La mythomanie est une pathologie de l’amour de soi. Le pire pour un mythomane est d’être place face à son mensonge, il doit redoubler d’imagination pour ne pas passer pour ce qu’il refuse d’être, à défaut de quoi, il connaitra la fuite. L’exil mental et/ou géographique est la seule alternative qu’il connaisse parce qu’il lui procure la possibilité de bâtir pour lui et uniquement pour lui une affabulation supplémentaire. C’est bien de lui face à lui-même et non face aux autres. Il va en revanche utiliser l’autre pour exister en tant qu’autre, pourquoi ? Simplement parce qu’a ses propres yeux il n’existe pas, et il n’existe pas car il ne sait pas exister, c’est-à -dire qu’il ne sait pas être dans l’instant. Pour être dans l’instant, l’autre lui est indispensable. C’est comme si l’autre devait lui donner naissance. Or, s’il n’est pas ses propres yeux comment peut-il s’aimer ? Une fois de plus, il va se servir de l’image qu’il se fait de l’autre et qu’il affectionne et se l’approprier, en faire son imago. C’est ensuite celle-ci qu’il va aimer et non lui-même.

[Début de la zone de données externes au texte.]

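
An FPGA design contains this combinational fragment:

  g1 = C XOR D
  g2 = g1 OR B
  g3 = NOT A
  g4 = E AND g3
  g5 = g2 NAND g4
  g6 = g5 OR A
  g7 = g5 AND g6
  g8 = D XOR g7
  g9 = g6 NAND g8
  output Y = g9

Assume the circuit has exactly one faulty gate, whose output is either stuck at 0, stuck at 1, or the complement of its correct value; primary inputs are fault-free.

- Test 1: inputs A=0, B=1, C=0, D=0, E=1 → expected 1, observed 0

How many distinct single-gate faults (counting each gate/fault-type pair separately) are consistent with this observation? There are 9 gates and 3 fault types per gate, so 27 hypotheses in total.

10

Fault-free: g1=0, g2=1, g3=1, g4=1, g5=0, g6=0, g7=0, g8=0, g9=1 → 1. Observed 0.
  g1: none of the 3 fault types match ✗
  g2: stuck-at-0, inverted output ✓; others ✗
  g3: stuck-at-0, inverted output ✓; others ✗
  g4: stuck-at-0, inverted output ✓; others ✗
  g5: stuck-at-1, inverted output ✓; others ✗
  g6: none of the 3 fault types match ✗
  g7: none of the 3 fault types match ✗
  g8: none of the 3 fault types match ✗
  g9: stuck-at-0, inverted output ✓; others ✗
Consistent faults: {g2 stuck-at-0, g2 inverted output, g3 stuck-at-0, g3 inverted output, g4 stuck-at-0, g4 inverted output, g5 stuck-at-1, g5 inverted output, g9 stuck-at-0, g9 inverted output} — 10 in all.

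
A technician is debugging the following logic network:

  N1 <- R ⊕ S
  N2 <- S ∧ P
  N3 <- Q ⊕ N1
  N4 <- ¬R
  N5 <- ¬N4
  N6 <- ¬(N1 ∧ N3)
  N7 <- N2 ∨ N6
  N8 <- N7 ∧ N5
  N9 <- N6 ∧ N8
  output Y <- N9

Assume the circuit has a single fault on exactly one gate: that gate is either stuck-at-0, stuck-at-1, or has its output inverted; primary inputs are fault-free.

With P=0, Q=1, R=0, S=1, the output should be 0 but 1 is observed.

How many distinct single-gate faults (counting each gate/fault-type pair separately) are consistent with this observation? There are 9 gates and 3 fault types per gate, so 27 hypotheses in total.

Fault-free: N1=1, N2=0, N3=0, N4=1, N5=0, N6=1, N7=1, N8=0, N9=0 → 0. Observed 1.
  N1: none of the 3 fault types match ✗
  N2: none of the 3 fault types match ✗
  N3: none of the 3 fault types match ✗
  N4: stuck-at-0, inverted output ✓; others ✗
  N5: stuck-at-1, inverted output ✓; others ✗
  N6: none of the 3 fault types match ✗
  N7: none of the 3 fault types match ✗
  N8: stuck-at-1, inverted output ✓; others ✗
  N9: stuck-at-1, inverted output ✓; others ✗
Consistent faults: {N4 stuck-at-0, N4 inverted output, N5 stuck-at-1, N5 inverted output, N8 stuck-at-1, N8 inverted output, N9 stuck-at-1, N9 inverted output} — 8 in all.

8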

Le mythomane ne connait que l’image. Ernst Dupré avait un patient atteint d’un délire d’invention, qui affirmait à l’époque avoir découvert le traitement du cancer, de l’épilepsie l’attitude du patient était frappante en ce sens, qu’il affirmait d’un air condescendant ses découvertes et prédisait aux jeunes médecins du service un avenir radieux. Ce délire s’accompagner d’une tendance à se décorer et le délire le conduisait finalement à affirmer qu’il était devenu maréchal de France. Son délire était également assorti d’un délire de filiation. Le malade se croyait de descendance illustre, possesseur de nombreux châteaux. En réalité ce patient était un fils naturel et au cours de ses nombreuses conversations une phrase stéréotypée revenait presque tout le temps : « la mienne est propre, la mienne est propre ». En fait la mienne désignait sa mère et faisait allusion à son humiliation d’être un fils naturel, avec tout un délire de compensation.